If you only hear one thing
Zhao Lei's 'Chengdu' (2016) will have you booking a flight to Chengdu the next day. Song Dongye's 'Miss Dong' (2013) is the trigger point of the movement. Ma Di's 'South of Nanshan' (2014) is longer but captures mainland-migration mood. Wan Xiaoli's 'Spinning Top' (2006) shows the elder-statesman experimental strand.
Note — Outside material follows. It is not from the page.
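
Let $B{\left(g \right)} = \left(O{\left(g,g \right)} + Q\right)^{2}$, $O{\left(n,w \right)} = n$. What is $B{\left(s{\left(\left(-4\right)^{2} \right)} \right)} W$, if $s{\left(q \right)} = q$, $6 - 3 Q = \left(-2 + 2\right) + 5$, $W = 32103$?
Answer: $8564367$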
Late night, dim room, follow the acoustic guitar note by note.
Trivia
After 'Chengdu' hit, tourism to the bar Xiao Jiu Guan on Yulin Road spiked so sharply that the Chengdu city government renovated the street signs to formalise 'Yulin Road' as a musical landmark. Zhao Lei was appointed a Chengdu tourism ambassador. Song Dongye was detained in June 2018 on drug-related charges and received a three-year performance ban; he returned to occasional appearances around 2021 but has avoided large concerts. The Big Band (2019, 2020), iQiyi's rock-band competition show, mainstreamed folk-rock acts like Bird in Cage and Miserable Faith's folk-rock incarnation, marking the arrival of the Chinese folk-rock revival.